Teddy Higgs
- Full name: Edward Higgs
- Country (sports): Great Britain
- Born: 1901 or 1902
- Died: 27 July 1950 (aged 48) Lemsford, England

Singles

Grand Slam singles results
- Wimbledon: 3R (1927)
- US Open: 1R (1928)

Doubles

Grand Slam doubles results
- Wimbledon: QF (1926, 1927)

= Teddy Higgs =

British tennis player

Edward Higgs (died 27 July 1950) was a British tennis player.

==Early life and career==
Higgs grew up Hertfordshire and studied at Haileybury, before competing on the tennis circuit in the 1920s. He won the British Covered Court Championships in 1927, beating Gordon Crole-Rees in the final.
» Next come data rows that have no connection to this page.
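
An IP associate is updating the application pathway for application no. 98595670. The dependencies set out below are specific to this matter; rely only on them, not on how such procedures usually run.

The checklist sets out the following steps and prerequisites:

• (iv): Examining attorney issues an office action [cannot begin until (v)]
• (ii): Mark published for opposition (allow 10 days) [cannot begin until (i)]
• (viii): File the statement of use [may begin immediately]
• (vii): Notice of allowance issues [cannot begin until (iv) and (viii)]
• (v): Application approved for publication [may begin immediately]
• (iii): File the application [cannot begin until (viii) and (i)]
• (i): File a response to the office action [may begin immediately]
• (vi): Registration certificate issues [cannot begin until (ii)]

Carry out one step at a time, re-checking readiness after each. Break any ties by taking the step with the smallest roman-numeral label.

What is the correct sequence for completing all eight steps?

(i) (ii) (v) (iv) (vi) (viii) (iii) (vii)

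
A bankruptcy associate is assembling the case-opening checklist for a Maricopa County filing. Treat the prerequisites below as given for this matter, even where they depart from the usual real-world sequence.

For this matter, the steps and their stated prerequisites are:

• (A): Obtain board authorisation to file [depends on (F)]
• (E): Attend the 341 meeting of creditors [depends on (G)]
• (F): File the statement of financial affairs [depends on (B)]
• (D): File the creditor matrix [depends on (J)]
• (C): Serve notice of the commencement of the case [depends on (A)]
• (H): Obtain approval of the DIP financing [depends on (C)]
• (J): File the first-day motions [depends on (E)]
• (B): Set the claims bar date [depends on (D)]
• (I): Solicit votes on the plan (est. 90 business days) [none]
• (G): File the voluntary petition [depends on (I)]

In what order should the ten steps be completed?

Only (I) has no prerequisites, so it is first.
Next only (G) has its prerequisites met → (G).
Next only (E) has its prerequisites met → (E).
That leaves (J) as the only ready step → (J).
Next only (D) has its prerequisites met → (D).
That leaves (B) as the only ready step → (B).
(F) is the only step now ready → (F).
(A) needed (F), now all done → (A).
(C) is the only step now ready → (C).
That leaves (H) as the only ready step → (H).

(I) (G) (E) (J) (D) (B) (F) (A) (C) (H)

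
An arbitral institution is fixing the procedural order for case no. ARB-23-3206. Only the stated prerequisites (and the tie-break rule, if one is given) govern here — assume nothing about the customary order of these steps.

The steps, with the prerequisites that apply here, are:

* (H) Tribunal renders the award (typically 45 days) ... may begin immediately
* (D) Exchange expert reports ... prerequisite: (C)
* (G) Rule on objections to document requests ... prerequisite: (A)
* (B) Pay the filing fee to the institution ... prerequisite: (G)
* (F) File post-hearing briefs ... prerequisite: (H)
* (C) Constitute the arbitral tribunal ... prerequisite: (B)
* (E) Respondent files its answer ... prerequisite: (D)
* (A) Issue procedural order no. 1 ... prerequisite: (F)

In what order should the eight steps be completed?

(H) is the only step with nothing outstanding, so it goes first.
(F) needed (H), now all done → (F).
(A) needed (F), now all done → (A).
(G) is the only step now ready → (G).
That leaves (B) as the only ready step → (B).
(C) is the only step now ready → (C).
That leaves (D) as the only ready step → (D).
(E) needed (D), now all done → (E).

(H), (F), (A), (G), (B), (C), (D), (E)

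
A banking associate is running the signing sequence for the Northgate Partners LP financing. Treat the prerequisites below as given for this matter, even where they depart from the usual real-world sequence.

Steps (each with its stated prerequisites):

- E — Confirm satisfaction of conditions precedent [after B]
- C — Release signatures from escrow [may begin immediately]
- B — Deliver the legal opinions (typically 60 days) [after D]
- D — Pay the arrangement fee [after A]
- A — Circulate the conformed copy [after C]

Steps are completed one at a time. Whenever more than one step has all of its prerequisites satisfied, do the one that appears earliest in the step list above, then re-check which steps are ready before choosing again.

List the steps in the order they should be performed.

C is the only step with nothing outstanding, so it goes first.
That leaves A as the only ready step → A.
D is the only step now ready → D.
That leaves B as the only ready step → B.
Next only E has its prerequisites met → E.

C A D B E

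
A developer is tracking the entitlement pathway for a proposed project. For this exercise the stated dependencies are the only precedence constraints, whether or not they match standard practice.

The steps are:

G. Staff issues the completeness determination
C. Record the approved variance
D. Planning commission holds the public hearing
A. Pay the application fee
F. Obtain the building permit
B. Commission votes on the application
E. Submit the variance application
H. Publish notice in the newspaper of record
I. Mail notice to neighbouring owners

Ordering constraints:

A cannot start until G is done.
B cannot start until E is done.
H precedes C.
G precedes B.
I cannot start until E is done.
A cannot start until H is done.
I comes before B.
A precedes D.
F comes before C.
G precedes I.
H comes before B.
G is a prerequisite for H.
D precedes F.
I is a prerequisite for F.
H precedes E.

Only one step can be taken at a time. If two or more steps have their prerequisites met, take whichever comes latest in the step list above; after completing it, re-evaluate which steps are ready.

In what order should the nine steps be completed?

G → H → E → I → B → A → D → F → C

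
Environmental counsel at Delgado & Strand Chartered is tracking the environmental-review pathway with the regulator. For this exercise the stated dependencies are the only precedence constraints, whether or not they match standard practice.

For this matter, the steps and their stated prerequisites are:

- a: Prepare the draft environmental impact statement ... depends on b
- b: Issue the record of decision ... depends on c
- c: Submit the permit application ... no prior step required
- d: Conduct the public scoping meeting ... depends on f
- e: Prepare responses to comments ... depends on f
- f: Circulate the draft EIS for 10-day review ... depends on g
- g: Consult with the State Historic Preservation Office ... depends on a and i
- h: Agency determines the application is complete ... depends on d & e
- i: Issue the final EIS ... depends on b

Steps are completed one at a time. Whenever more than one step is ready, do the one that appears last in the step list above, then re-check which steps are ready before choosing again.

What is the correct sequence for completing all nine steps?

c b i a g f e d h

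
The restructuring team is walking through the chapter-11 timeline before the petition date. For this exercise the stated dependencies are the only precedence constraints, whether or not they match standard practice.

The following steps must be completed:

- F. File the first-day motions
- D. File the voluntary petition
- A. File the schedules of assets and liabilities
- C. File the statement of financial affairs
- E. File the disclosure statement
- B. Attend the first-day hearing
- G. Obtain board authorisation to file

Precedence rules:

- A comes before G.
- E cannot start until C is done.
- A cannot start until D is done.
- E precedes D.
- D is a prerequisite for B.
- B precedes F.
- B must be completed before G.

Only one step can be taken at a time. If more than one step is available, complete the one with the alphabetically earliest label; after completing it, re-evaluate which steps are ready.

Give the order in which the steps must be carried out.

C has no prerequisites → C first.
That leaves E as the only ready step → E.
D needed E, now all done → D.
Ready: A and B. A has the earlier label → A.
B needed D, now all done → B.
Ready: F and G. F has the earlier label → F.
G is the only step now ready → G.

C E D A B F G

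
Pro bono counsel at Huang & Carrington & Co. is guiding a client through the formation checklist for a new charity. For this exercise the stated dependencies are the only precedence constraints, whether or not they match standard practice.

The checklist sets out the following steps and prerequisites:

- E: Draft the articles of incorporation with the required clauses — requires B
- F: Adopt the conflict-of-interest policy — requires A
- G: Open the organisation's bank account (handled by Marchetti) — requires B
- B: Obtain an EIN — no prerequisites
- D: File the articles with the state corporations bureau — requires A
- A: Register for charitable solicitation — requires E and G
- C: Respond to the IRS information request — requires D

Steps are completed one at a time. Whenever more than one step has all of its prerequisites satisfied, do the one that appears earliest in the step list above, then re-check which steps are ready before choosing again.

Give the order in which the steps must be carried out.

B → E → G → A → F → D → C

Only B has no prerequisites, so it is first.
Ready: E and G. E is listed earlier → E.
G needed B, now all done → G.
A needed E and G, now all done → A.
Now F and D have their prerequisites met. F is listed earlier, so F next.
D is the only step now ready → D.
C needed D, now all done → C.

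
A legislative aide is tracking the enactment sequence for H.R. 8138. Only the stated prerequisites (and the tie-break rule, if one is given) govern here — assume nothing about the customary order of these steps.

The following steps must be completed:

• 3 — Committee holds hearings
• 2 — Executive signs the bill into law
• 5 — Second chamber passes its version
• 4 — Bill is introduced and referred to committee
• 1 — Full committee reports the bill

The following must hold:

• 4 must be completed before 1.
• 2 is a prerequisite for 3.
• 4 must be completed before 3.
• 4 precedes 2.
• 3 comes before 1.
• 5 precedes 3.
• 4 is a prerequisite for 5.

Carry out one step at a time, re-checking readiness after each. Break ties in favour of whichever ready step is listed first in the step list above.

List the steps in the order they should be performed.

4 2 5 3 1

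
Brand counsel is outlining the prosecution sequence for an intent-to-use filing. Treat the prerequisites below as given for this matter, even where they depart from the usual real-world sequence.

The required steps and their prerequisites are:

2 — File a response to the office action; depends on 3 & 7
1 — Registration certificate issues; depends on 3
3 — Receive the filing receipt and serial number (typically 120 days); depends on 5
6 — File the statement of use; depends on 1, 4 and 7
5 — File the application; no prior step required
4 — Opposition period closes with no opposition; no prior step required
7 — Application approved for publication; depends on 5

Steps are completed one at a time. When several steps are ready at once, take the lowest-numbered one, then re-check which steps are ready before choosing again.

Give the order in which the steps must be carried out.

4 → 5 → 3 → 1 → 7 → 2 → 6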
His best run at Wimbledon came in 1927 when he was beaten in the third round by Jean Borotra in five sets. He made the Wimbledon men's doubles quarter-finals twice. A Davis Cup player for Great Britain in 1927 and 1928, Higgs won eight singles rubbers and lost four.

==Personal life==
Higgs was married Enid Joyce Sherring, the daughter of an Indian civil servant, on December 10 1931 at Christ Church, East Sheen. This made him the brother-in-law of Donal Morphy, the founder of Morphy Richards.

Higgs died in 1950 at his Lemsford home, aged 48. At the time of his death he was a member of the British selection committee for the Davis Cup and Wightman Cup.